Ammar Belhimer, ministre de la Communication: «Nul n’est à l’abri de la cybercriminalité»

Le ministre de la Communication, Ammar Belhimer, a estimé mardi dans un interview qu’il a accordée à un site électronique « Sirmanews », que le scandale d’espionnage Israélo-Marocain via le logiciel Pegasus, « est une preuve de plus que nul n’est à l’abri de la cybercriminalité », indiquant que la lutte contre cette cybercriminalité est l’une des priorités de son programme.
Le ministre indique d’ailleurs que l’Algérie est « le pays le plus exposé à ces attaques, pour ses décisions souveraines et ses positions de principe mais aussi pour des considérations géostratégiques », citant les rapports établis par des experts comme la société Kaspersky.
Ammar Belhimer rappellera, dans le même sillage, que « l’Algérie a occupé la 1re place arabe et la 14e mondiale sur la liste des pays les plus exposés à la cybercriminalité pour l’année 2018 », indiquant que « plus de 80 sites étrangers mènent des campagnes de diffamation contre l’Algérie». En matière de sécurité informatique le ministre de la Communication affirme que « notre pays est conscient des défis imposés par le mauvais usage de l’internet, c’est pour cela qu’il veille à garantir la sécurité informatique relative à la vie des individus et l’intégrité des organes de l’Etat, notamment par la mise en place d’un contenu purement national et de lois idoines, outre la création d’entreprises spécialisées ». Il rappellera à ce sujet, « la création du premier centre de cyber sécurité qui permet à plusieurs entreprises et organes de bénéficier de ses services à même de faire face aux cybers attaques ». Ce centre, tient-il à expliquer « s’appuie pour l’organisation du centre opérationnel de sécurité, sur trois principaux pivots, à savoir la réponse, l’anticipation et la qualité de la sécurité ».
C’est par rapport à ces dangers que représentent les crimes de l’espace virtuel que le ministère de la Communication a placé la participation à l’effort visant la lutte contre la cybercriminalité parmi les priorités de son programme d’action, comme l’a expliqué le ministre de ce secteur avant d’aborder les résultats qui ont suivi cette démarche.
Selon Ammar Belhimer, une telle démarche a donné lieu à l’instauration du premier cadre juridique qui consiste en la promulgation d’un décret exécutif définissant les modalités d’exercice des activités médiatiques via le internet en sus de l’activation de ce décret requérant l’hébergement des sites électroniques dans le domaine DZ.
Le ministre de la Communication affirme toutefois que son département « accorde une grande importance aux activités instructives et de sensibilisation », citant à titre d’exemple les rencontres scientifiques spécialisées et les contacts réguliers tout en soulignant la gravité des crimes électroniques sur les individus et les établissements et l’importance de la vulgarisation des mécanismes à adopter pour faire face à ces crimes.
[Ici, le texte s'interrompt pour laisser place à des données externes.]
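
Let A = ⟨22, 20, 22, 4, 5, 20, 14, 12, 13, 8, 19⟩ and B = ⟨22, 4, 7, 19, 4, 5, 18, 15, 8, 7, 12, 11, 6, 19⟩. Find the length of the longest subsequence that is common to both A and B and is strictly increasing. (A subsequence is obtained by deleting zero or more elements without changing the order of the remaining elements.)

A longest common strictly increasing subsequence is 4, 5, 8, 19 (length 4); it appears in order in both A and B, and no longer such subsequence exists.

4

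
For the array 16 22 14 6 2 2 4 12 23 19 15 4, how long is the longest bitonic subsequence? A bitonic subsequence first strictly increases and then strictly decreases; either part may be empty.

7

Let inc[i] be the LIS ending at i and dec[i] the longest strictly decreasing subsequence starting at i. inc = [1, 2, 1, 1, 1, 1, 2, 3, 4, 4, 4, 2], dec = [4, 4, 3, 2, 1, 1, 1, 2, 4, 3, 2, 1].
max_i inc[i]+dec[i]−1 = 7, with one witness 2, 4, 12, 23, 19, 15, 4.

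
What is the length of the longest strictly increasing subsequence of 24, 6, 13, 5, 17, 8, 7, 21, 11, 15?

4

Scanning left to right, the best length ending at each element is: 24→1, 6→1, 13→2, 5→1, 17→3, 8→2, 7→2, 21→4, 11→3, 15→4.
So the longest increasing subsequence has length 4, e.g. 6, 13, 17, 21.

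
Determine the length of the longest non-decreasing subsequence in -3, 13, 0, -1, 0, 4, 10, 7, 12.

Scanning left to right, the best length ending at each element is: -3→1, 13→2, 0→2, -1→2, 0→3, 4→4, 10→5, 7→5, 12→6.
So the longest non-decreasing subsequence has length 6, e.g. -3, 0, 0, 4, 10, 12.

6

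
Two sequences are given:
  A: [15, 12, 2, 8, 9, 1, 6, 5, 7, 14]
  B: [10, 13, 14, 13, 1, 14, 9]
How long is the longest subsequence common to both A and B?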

Il citera dans ce sens, l’existence de « mesures coercitives » visant à punir les auteurs de ces crimes et à contrer « les informations relayées sur des pages suspectes », en adoptant un programme « diversifié basé sur l’activation des lois y afférentes et la sensibilisation constante à leur gravité, en sus de la coopération et la coordination dans le cadre des conventions bilatérales et internationales de lutte contre ces crimes transnationaux ». C’est la raison pour laquelle Amar Belhimer a insisté sur « l’impératif » de se mettre au diapason de la technologie à travers la mise en place d’un environnement « adéquat et des mécanismes favorables à l’adaptation à cette évolution de manière sûre et positive », soulignant l’importance qu’accorde l’Algérie à ce volet à travers « la validation des mécanismes en cours d’application aussi bien au niveau sectoriel que dans le cadre de la coordination institutionnelle et la coopération internationale ».